The sircel executable should be in the directory ./sircel/sircel. After installation, you can run sircel via sircel.

Requirements

python3
numpy
scipy
scikit-learn (for TCCs)
	Optional. Not needed if only splitting reads by barcode (not quantifying single-cell expression levels)
kallisto (0.43.0 or higher)
	Optional.
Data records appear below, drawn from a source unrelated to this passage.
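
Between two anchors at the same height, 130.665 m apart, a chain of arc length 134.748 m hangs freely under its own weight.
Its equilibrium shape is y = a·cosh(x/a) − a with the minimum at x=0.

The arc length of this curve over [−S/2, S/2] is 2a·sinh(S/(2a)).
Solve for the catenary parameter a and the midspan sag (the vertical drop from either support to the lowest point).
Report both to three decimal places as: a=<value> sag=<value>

a=151.586 sag=14.298

seed: a₀ = √(S³/(24(L−S))) = √(130.665³/(24·4.083)) = 150.884142
iter 1: u=0.432998  f(a)=+3.845e-02  f'(a)=-5.514e-02  a ← 150.884142 − (+3.845e-02/-5.514e-02) = 151.581368
iter 2: u=0.431006  f(a)=+2.681e-04  f'(a)=-5.438e-02  a ← 151.581368 − (+2.681e-04/-5.438e-02) = 151.586299
iter 3: u=0.430992  f(a)=+1.324e-08  f'(a)=-5.437e-02  a ← 151.586299 − (+1.324e-08/-5.437e-02) = 151.586300
iter 4: u=0.430992  f(a)=+0.000e+00  f'(a)=-5.437e-02  a ← 151.586300 − (+0.000e+00/-5.437e-02) = 151.586300
converged: |Δa| < 1e-12 after 4 iterations
sag = a·(cosh(S/(2a)) − 1) = 151.586300·(cosh(0.430992) − 1) = 14.298185
T_max/T_min = cosh(S/(2a)) = 1.094324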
Not needed if only splitting reads by barcode (not quantifying single-cell expression levels)

Commandline arguments

--help				Prints help message

--dropseq			Use barcode / umi positions from Macosko et al.
--10xgenomics			Use barcodes / umi coordinates from 10xGenomics version2 chemistry
--barcodes			Fastq.gz file from bead barcodes (Reads 1 for dropseq, reads 1 for 10xGenomics)
--reads				Fastq.gz file from RNA-seq / 3' sequence tags (Reads 2 for dropseq, reads 2 for 10xGenomics)
--umis				UMIs file. (Index I1 file, only required for 10xGenomics )
--output_dir			Directory where output files are written
--kmer_size			Size of k-mer to use for building the barcode graph
--depth				Search depth at each node [Default: 4]
--breadth			Search breadth through the graph [Default: 1000]
--threads			Number of threads to use [Default: 1]

Optional arguments

--min_dist		Minimum Hamming distance between barcodes
--kallisto_idx		Path to pre-computed kallisto index.
				If this is provided the script will quantify single-cell expression profiles using kallisto
--barcode_start		First position of cell barcode within read in --barcode file.
				Not needed if --dropseq or --10xgenomics arguments are provided
--barcode_end		Last position of cell barcode within read in --barcode file.
				Not needed if --dropseq or --10xgenomics arguments are provided
--umi_start		First position of unique molecule ID within read in --barcode file.
				Not needed if --dropseq or --10xgenomics arguments are provided
--umi_end		Last position of unique molecule ID within read in --barcode file.
				Not needed if --dropseq or --10xgenomics arguments are provided
--num_cells		Estimated number of cells. Not required

Note about barcode and UMI position indexing Barcode and UMI positions within a read follow the same indexing convension as python strings. For example, the string BARCODEUMI would have coordinates:

barcode_start		0
barcode_end			7
umi_start			7
umi_end				10

This follows from the following python snippet:

>>> seq = 'BARCODEUMI'
>>> seq[0:7]
'BARCODE'
>>> seq[7:10]
'UMI'

Use example

1 million reads from from Macosko 2015

This tutorial will run this software on an example dataset from Macosko et al (SRR1873277). According to the authors' software we expect ~570 single cells from this dataset. To speed things up we only use the first 1 million reads in the file (rather than ~400 million).Note that if you are not using kallisto to quantify expression levels, omit the --kallisto_idx option. This command will run a complete singe-cell RNA-seq analysis, going from raw, un-split reads to single-cell expression profiles. Note that the human / mouse transcriptome fasta can be found at http://bio.math.berkeley.edu/kallisto/transcriptomes/. Build a kallisto index following instrutuions https://pachterlab.github.io/kallisto/starting

sircel \
	--threads 32 \
	--dropseq \
	--output_dir example \
	--reads example/SRR1873277_1m_r2.fastq.gz \
	--barcodes example/SRR1873277_1m_r1.fastq.gz \
	--kallisto_idx kallisto_idx/hgmm_kallisto.idx

The following output files will be produced in the example/ directory:

	all_paths.txt
		Tab-delimited file containing all circular paths (putative barcodes) found in the graph 
	merged_paths.txt
		Tab-delimited file containing circular paths after Hamming correction	
	paths_plotted.png
		Plots / histograms of circular path weights
	fits.txt
		Tab-delimited file containing Gaussian fits for plots above
	kallisto/
		Folder containing kallisto and TCC output files
		See Pachterlab scRNA-seq TCC pipeline for more:
			https://github.com/pachterlab/scRNA-Seq-TCC-prep
	reads_split/
		Folder containing fastq.gz files split by read.
		Also contains umi.txt and batch.txt files for kalisto single-cell
	run_log.txt
	run_outputs.json

The outputs from this command can be visualized with an included ipython notebook. Simply point the notebook to the appropriate run output file [codeblock 3] to re-compute the plots.